Unlike the usual security software patches that can be tested by customers’ information technology departments (IT) before mass deployment, the malware signature files go straight to the end point devices. So there is no way the IT departments can test for operational disruptions.
Thus, the onus falls on the vendor, in this case, CrowdStrike, to do the necessary testing.
“It is like customers would expect a fire extinguisher to be tested and for it to work the moment it needs to be activated,” said Mr. Ian Loe, a Singapore based tech veteran of almost 30 years with experience managing large technology teams.
“Seems like in its rush to push out an update, CrowdStrike did not sufficiently test the update, or it would have discovered the flaw before rolling it out to customers,” he added.
CrowdStrike, like rivals SentinelOne, Trend Micro and Palo Alto Networks, is popular as its technology can automatically detect and lock down threats.
In the aftermath of the incident, Trend Micro asserted that it is important software updates are pushed out quickly, but the firm takes steps to mitigate the risks of its updates being buggy.
“We take a ring deployment approach that allows us to roll out software updates in batches starting with our internal deployment, and then to groups of customers to limit exposure if issues are found.
“Additionally, we have blue screen of death monitoring and operational capabilities to roll back affected builds rapidly,” Trend said on its website.
CrowdStrike was nothing short of apologetic after causing the massive outage. Its chief executive George Kurtz told NBC News that the company was “deeply sorry” for the incident and “would make sure every customer is fully recovered”, although it would take time.
Still, the firm, and Mr. Kurtz especially, has a lot to answer for.

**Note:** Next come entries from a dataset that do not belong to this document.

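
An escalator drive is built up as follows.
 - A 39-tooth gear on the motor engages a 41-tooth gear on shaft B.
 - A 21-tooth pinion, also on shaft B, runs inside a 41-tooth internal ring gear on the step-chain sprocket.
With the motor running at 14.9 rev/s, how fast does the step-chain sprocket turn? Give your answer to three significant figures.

Gear mesh: ratio = 41/39 = 1.0513, so shaft B turns at 14.9 / 1.0513 = 14.173 rev/s.
Internal gear: ratio = 41/21 = 1.9524, so the step-chain sprocket turns at 14.173 / 1.9524 = 7.2594 rev/s.

7.26 rev/s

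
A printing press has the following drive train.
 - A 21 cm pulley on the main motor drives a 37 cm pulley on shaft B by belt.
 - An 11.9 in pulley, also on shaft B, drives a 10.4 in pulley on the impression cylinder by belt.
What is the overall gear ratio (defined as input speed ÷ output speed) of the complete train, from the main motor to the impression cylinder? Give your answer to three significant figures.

Each stage contributes driven/driver: belt 37/21 = 1.7619, belt 10.4/11.9 = 0.87395.
Overall: 1.7619 × 0.87395 = 1.5398.

1.54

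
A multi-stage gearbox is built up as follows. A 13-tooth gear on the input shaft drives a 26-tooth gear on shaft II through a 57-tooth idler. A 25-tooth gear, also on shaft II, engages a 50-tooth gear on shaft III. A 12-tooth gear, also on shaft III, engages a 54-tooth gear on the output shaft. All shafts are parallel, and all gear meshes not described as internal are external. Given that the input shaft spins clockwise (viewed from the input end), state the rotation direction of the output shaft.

the input shaft → shaft II: driver → idler → driven is 2 external meshes, 2 reversals → CW.
shaft II → shaft III: external mesh, 1 reversal → CCW.
shaft III → the output shaft: external mesh, 1 reversal → CW.
4 reversals in total — an even number — so the output shaft turns the same way as the input shaft.

clockwise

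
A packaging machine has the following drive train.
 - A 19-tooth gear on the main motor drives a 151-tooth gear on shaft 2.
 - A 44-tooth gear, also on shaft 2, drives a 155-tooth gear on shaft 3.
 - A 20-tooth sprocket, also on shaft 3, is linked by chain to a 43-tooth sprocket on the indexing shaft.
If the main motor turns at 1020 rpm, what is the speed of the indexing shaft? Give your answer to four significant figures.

gear mesh 151/19 = 7.9474 → 1020/7.9474 = 128.34 rpm
gear mesh 155/44 = 3.5227 → 128.34/3.5227 = 36.433 rpm
chain 43/20 = 2.15 → 36.433/2.15 = 16.946 rpm

16.95 rpm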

The snafu on July 19 is reminiscent of a similar incident in 2010, when cyber security firm McAfee, where Mr. Kurtz was chief technology officer, rolled out faulty software updates that froze computers from Australia and Europe to the US.
The update mistakenly identified a critical Windows file as a worm and quarantined it, crashing tens of thousands of computers.

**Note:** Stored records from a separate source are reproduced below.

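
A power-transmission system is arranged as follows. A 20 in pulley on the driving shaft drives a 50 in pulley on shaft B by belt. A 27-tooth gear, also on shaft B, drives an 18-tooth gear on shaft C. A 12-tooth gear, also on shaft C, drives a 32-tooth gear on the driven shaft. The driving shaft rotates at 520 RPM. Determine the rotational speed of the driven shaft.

117 RPM

Belt: ratio = 50/20 = 2.5, so shaft B turns at 520 / 2.5 = 208 RPM.
Gear mesh: ratio = 18/27 = 0.66667, so shaft C turns at 208 / 0.66667 = 312 RPM.
Gear mesh: ratio = 32/12 = 2.6667, so the driven shaft turns at 312 / 2.6667 = 117 RPM.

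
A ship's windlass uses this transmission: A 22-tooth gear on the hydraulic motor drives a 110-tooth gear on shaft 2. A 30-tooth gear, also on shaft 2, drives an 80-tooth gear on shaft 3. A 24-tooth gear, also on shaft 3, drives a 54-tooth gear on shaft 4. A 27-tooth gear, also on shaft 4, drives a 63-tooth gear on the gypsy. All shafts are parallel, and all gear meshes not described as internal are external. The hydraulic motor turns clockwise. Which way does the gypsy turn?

clockwise

the hydraulic motor → shaft 2: external mesh, 1 reversal → CCW.
shaft 2 → shaft 3: external mesh, 1 reversal → CW.
shaft 3 → shaft 4: external mesh, 1 reversal → CCW.
shaft 4 → the gypsy: external mesh, 1 reversal → CW.
4 reversals in total — an even number — so the gypsy turns the same way as the hydraulic motor.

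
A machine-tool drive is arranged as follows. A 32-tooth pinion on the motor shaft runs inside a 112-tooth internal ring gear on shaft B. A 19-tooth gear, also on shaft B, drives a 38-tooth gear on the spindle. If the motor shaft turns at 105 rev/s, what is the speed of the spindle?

15 rev/s

Internal gear: ratio = 112/32 = 3.5, so shaft B turns at 105 / 3.5 = 30 rev/s.
Gear mesh: ratio = 38/19 = 2, so the spindle turns at 30 / 2 = 15 rev/s.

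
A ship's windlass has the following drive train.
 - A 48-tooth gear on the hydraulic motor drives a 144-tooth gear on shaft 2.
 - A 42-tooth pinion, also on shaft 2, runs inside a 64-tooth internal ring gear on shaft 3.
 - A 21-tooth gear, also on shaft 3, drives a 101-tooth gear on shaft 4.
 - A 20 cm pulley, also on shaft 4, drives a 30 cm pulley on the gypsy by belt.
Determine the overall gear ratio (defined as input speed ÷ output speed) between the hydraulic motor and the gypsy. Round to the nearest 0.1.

33.0

Each stage contributes driven/driver: gear mesh 144/48 = 3, internal gear 64/42 = 1.5238, gear mesh 101/21 = 4.8095, belt 30/20 = 1.5.
Overall: 3 × 1.5238 × 4.8095 × 1.5 = 32.98.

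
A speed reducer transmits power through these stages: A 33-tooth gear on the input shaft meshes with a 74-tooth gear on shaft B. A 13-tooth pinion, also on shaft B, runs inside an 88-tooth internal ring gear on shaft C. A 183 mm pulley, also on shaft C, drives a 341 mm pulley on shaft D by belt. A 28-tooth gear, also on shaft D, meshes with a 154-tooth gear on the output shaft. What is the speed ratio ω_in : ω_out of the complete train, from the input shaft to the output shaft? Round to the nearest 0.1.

Each stage contributes driven/driver: gear mesh 74/33 = 2.2424, internal gear 88/13 = 6.7692, belt 341/183 = 1.8634, gear mesh 154/28 = 5.5.
Overall: 2.2424 × 6.7692 × 1.8634 × 5.5 = 155.57.

155.6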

Australian supermarket chain Coles had to temporarily close several stores in the country after the McAfee update brought down 1,100 checkout terminals. Chip giant Intel, the Kentucky State Police in the US and hospitals in Rhode Island were among those affected.

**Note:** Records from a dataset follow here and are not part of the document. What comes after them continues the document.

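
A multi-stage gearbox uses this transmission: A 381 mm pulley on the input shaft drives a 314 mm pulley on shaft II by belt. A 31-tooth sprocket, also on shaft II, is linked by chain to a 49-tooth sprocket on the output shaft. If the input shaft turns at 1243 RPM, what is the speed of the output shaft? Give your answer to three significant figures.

Belt: ratio = 314/381 = 0.82415, so shaft II turns at 1243 / 0.82415 = 1508.2 RPM.
Chain: ratio = 49/31 = 1.5806, so the output shaft turns at 1508.2 / 1.5806 = 954.18 RPM.

954 RPM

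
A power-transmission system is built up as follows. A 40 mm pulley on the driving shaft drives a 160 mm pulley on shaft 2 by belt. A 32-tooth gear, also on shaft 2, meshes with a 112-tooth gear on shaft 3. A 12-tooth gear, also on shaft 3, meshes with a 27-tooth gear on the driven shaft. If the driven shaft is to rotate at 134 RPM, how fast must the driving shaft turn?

4221 RPM

Overall ratio R = 4 × 3.5 × 2.25 = 31.5.
Required input speed = output speed × R = 134 × 31.5 = 4221 RPM.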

Comparatively, the fallout from the July 19 incident is far greater, given that many more organisations have rapidly digitalised since 2010. And since CrowdStrike’s offerings are tailored for large organisations, including governments, banks, airlines and healthcare institutions, the severity of the damage was also much higher.
Compensation for customers looks to be in order, but the exact payout depends on the sort of contracts customers signed. Insurers could also face a raft of business disruption claims.
As bean counters tally the damage, the outage also exposes how essential services around the world have put all their eggs in two baskets: Microsoft and CrowdStrike.
It is also shocking that many organisations had no business continuity plans and had to shut down or return to manual paperwork. On July 20, snaking queues were still seen at AirAsia’s counters at Changi Airport, with passenger check ins done manually. Why are there no backup computer systems?
The worst might not be over, even as businesses spend the next few days manually correcting crashed computers. Leaders of the most affected companies will need to deal with questions about their backup plans and vendor diversity, to restore public and investor confidence.
What is certain is that the growing complexity and interdependence of online systems will mean more potential points of failure or a protracted service recovery if anything goes wrong. So there is no shortcut.
As Mr Loe aptly put it: “Robust testing is understated in today’s complex and highly connected tech world. When something goes wrong, it can be very serious.”